What if coins are only likely to be slightly biased?

This shows up the problem when uninformative priors are used uncritically. In the above example we could now effectively rule out the probability that the coin was fair. However common sense dictates that even if real coins are biased, they are not likely to be uniformly biased in such an extreme way. What if bent coins may be about 10% biased around a fair toss. Is our coin now likely to be fair?

Let’s set the uniform prior to lie between 0.4 and 0.6 and repeat the model sampling.

x<-c(0,0,0,0,0,0,0,0,0,1)
N<-length(x)

dat<-list(
low=0.4,
high=0.6,
x=x,
N=N
)

model <- jags.model(textConnection(coin_toss), 
                    data = dat,
                    n.chains=1)
update(model, 10000)
mod_sim <- coda.samples(model = model, variable.names = c("theta"), n.iter = 10000)

Now, the distribution is skewed, i.e. the most probable value for the coin’s bias does lie heavily on the left hand side of the distribution (0.4). However we now can’t rule out the probability that the coin was in fact actually fair.

summary(mod_sim)
## 
## Iterations = 11001:21000
## Thinning interval = 1 
## Number of chains = 1 
## Sample size per chain = 10000 
## 
## 1. Empirical mean and standard deviation for each variable,
##    plus standard error of the mean:
## 
##           Mean             SD       Naive SE Time-series SE 
##      0.4565102      0.0464715      0.0004647      0.0008454 
## 
## 2. Quantiles for each variable:
## 
##   2.5%    25%    50%    75%  97.5% 
## 0.4017 0.4187 0.4449 0.4837 0.5704
plot(mod_sim)

Highest posterior density

Does the HPD contain 0.5 now? The answer is yes. So conventionally we can not reject the hypothesis of a fair coin, even though the balance of probablities still suggest that the coin may be biased in favour of heads.

ms <-ggs(mod_sim)
ggs_caterpillar(ms)

Moral of the story

Onserving an improbable sequence of coin tosses could be used to test multiple hypotheses. In this case it is assumed that a coin has bee drawn from some fictitious population of potentially biased coins. However the person tossing the coin could simply be a cheat, or a magician. In such a case some prior knowledge of the skill at cheating or the persons magical powers will be required.
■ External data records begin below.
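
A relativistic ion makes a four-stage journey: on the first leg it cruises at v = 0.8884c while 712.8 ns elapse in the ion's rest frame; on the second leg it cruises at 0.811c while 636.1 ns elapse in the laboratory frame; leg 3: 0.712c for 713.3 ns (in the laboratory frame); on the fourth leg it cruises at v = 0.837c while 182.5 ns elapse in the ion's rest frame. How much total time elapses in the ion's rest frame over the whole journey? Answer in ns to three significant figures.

τ = 1770 ns

Leg 1: 712.8 ns is already measured in the ion's rest frame.
Leg 2: γ = 1/√(1 − 0.811²) = 1/√0.3423 = 1.709; τ_2 = 636.1/1.709 = 372.1 ns.
Leg 3: γ = 1/√(1 − 0.712²) = 1/√0.4931 = 1.424; τ_3 = 713.3/1.424 = 500.9 ns.
Leg 4: 182.5 ns is already measured in the ion's rest frame.
Total: 712.8 + 372.1 + 500.9 + 182.5 ns.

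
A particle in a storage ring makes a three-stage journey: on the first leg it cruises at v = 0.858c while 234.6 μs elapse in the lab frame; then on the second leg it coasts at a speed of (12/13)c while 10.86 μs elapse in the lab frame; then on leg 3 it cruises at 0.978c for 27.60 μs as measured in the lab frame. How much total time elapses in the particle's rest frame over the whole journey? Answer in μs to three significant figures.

Leg 1: γ = 1/√(1 − 0.858²) = 1/√0.2638 = 1.947; τ_1 = 234.6/1.947 = 120.5 μs.
Leg 2: γ = 1/√(1 − (12/13)²) = 13/5 = 2.600; τ_2 = 10.86/2.600 = 4.177 μs.
Leg 3: γ = 1/√(1 − 0.978²) = 1/√0.04352 = 4.794; τ_3 = 27.60/4.794 = 5.757 μs.
Total: 120.5 + 4.177 + 5.757 μs.

τ = 130 μs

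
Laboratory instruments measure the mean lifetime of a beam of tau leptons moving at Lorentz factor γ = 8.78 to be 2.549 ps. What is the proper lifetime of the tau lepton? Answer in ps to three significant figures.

γ = 8.78
The lab-frame lifetime is the dilated interval; the proper lifetime is τ₀ = Δt/γ = 2.549/8.780 ps.

τ₀ = 0.290 ps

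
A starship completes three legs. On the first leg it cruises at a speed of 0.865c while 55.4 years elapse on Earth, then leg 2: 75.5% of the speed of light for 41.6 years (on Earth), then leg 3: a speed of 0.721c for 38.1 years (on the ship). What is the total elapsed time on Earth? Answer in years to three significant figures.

Δt = 152 years

Leg 1: 55.4 years is already measured on Earth.
Leg 2: 41.6 years is already measured on Earth.
Leg 3: γ = 1/√(1 − 0.721²) = 1/√0.4802 = 1.443; Δt_3 = 1.443 × 38.1 = 54.98 years.
Total: 55.40 + 41.60 + 54.98 years.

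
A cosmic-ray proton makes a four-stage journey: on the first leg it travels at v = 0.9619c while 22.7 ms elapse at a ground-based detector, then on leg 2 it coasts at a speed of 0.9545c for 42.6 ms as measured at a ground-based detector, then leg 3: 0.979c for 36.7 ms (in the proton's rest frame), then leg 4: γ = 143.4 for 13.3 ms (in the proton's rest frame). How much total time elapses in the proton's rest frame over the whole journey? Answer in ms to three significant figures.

Leg 1: γ = 1/√(1 − 0.9619²) = 1/√0.07475 = 3.658; τ_1 = 22.7/3.658 = 6.206 ms.
Leg 2: γ = 1/√(1 − 0.9545²) = 1/√0.08893 = 3.353; τ_2 = 42.6/3.353 = 12.70 ms.
Leg 3: 36.7 ms is already measured in the proton's rest frame.
Leg 4: 13.3 ms is already measured in the proton's rest frame.
Total: 6.206 + 12.70 + 36.70 + 13.30 ms.

τ = 68.9 ms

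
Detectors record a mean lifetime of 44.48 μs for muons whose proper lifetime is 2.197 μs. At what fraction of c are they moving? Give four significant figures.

γ = Δt/τ₀ = 44.48/2.197 = 20.25
β = √(1 − 1/γ²) = √(1 − 0.002440) = √0.9976

v = 0.9988c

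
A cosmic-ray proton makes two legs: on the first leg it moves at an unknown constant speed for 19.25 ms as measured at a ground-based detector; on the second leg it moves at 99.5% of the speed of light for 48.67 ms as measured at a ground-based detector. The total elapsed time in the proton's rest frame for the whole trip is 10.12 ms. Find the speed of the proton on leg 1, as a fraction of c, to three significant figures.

β = 0.962

Leg 1: speed unknown; τ_1 = 19.25/γ_1.
Leg 2: β = 0.995; γ = 1/√(1 − 0.995²) = 1/√0.009975 = 10.01; τ_2 = 48.67/10.01 = 4.861 ms.
Total proper time: τ_1 + 4.861 = 10.12, so τ_1 = 10.12 − 4.861 = 5.259 ms.
γ_1 = 19.25/5.259 = 3.660; β = √(1 − 1/γ²) = √0.9254.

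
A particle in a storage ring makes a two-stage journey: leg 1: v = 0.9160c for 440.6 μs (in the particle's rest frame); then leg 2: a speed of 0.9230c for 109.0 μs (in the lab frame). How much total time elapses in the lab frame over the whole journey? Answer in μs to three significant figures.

Δt = 1210 μs

Leg 1: γ = 1/√(1 − 0.9160²) = 1/√0.1609 = 2.493; Δt_1 = 2.493 × 440.6 = 1098 μs.
Leg 2: 109.0 μs is already measured in the lab frame.
Total: 1098 + 109.0 μs.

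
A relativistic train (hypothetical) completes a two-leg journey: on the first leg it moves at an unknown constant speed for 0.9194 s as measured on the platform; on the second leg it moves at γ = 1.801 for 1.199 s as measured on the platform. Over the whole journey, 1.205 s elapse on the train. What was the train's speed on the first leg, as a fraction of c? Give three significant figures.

Leg 1: speed unknown; τ_1 = 0.9194/γ_1.
Leg 2: γ = 1.801; τ_2 = 1.199/1.801 = 0.6657 s.
Total proper time: τ_1 + 0.6657 = 1.205, so τ_1 = 1.205 − 0.6657 = 0.5393 s.
γ_1 = 0.9194/0.5393 = 1.705; β = √(1 − 1/γ²) = √0.6560.

β = 0.810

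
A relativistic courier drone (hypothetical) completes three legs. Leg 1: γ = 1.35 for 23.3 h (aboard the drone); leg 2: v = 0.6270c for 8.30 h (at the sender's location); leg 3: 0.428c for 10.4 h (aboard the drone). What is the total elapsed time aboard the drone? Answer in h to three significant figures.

τ = 40.2 h

Leg 1: 23.3 h is already measured aboard the drone.
Leg 2: γ = 1/√(1 − 0.6270²) = 1/√0.6069 = 1.284; τ_2 = 8.30/1.284 = 6.466 h.
Leg 3: 10.4 h is already measured aboard the drone.
Total: 23.30 + 6.466 + 10.40 h.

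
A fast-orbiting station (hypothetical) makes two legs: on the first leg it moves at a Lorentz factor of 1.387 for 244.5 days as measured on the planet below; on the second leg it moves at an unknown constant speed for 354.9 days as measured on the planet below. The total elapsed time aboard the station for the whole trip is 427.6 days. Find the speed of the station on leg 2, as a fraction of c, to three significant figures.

β = 0.706

Leg 1: γ = 1.387; τ_1 = 244.5/1.387 = 176.3 days.
Leg 2: speed unknown; τ_2 = 354.9/γ_2.
Total proper time: 176.3 + τ_2 = 427.6, so τ_2 = 427.6 − 176.3 = 251.3 days.
γ_2 = 354.9/251.3 = 1.412; β = √(1 − 1/γ²) = √0.4985.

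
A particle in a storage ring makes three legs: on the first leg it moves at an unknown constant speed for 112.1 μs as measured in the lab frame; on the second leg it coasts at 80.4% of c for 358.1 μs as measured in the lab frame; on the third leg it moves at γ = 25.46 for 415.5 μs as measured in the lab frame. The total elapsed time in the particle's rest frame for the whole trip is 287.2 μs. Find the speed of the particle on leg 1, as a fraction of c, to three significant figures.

Leg 1: speed unknown; τ_1 = 112.1/γ_1.
Leg 2: β = 0.804; γ = 1/√(1 − 0.804²) = 1/√0.3536 = 1.682; τ_2 = 358.1/1.682 = 212.9 μs.
Leg 3: γ = 25.46; τ_3 = 415.5/25.46 = 16.32 μs.
Total proper time: τ_1 + 212.9 + 16.32 = 287.2, so τ_1 = 287.2 − 229.3 = 57.94 μs.
γ_1 = 112.1/57.94 = 1.935; β = √(1 − 1/γ²) = √0.7328.

β = 0.856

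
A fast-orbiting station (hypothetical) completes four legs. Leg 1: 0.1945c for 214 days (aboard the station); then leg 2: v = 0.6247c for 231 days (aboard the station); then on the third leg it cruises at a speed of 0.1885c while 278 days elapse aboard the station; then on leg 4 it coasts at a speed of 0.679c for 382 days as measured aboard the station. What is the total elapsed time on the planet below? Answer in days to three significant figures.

Δt = 1320 days

Leg 1: γ = 1/√(1 − 0.1945²) = 1/√0.9622 = 1.019; Δt_1 = 1.019 × 214 = 218.2 days.
Leg 2: γ = 1/√(1 − 0.6247²) = 1/√0.6097 = 1.281; Δt_2 = 1.281 × 231 = 295.8 days.
Leg 3: γ = 1/√(1 − 0.1885²) = 1/√0.9645 = 1.018; Δt_3 = 1.018 × 278 = 283.1 days.
Leg 4: γ = 1/√(1 − 0.679²) = 1/√0.5390 = 1.362; Δt_4 = 1.362 × 382 = 520.3 days.
Total: 218.2 + 295.8 + 283.1 + 520.3 days.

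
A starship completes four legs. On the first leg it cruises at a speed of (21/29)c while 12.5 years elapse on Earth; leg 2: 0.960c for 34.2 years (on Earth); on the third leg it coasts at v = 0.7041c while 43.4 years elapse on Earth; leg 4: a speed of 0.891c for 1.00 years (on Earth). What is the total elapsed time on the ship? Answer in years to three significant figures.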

If we do propose any hypothesis to explain an unlikely event then the only situation in which the likelihood of the data given all the possible values of the parameter will equal the distribution of the parameter itself is when all possible outcomes are equally likely. Using sharp cut offs on uniform distributions, as done here, is usually a far too brutal approach for practical analytical purposes. However it simply demonstrate the key principle that the probability of the hypothesis given the data is not the same as the probability of the data given the hypothesis. A uniform prior is just an assumption like any other assumption, and in many cases may be a rather poor one.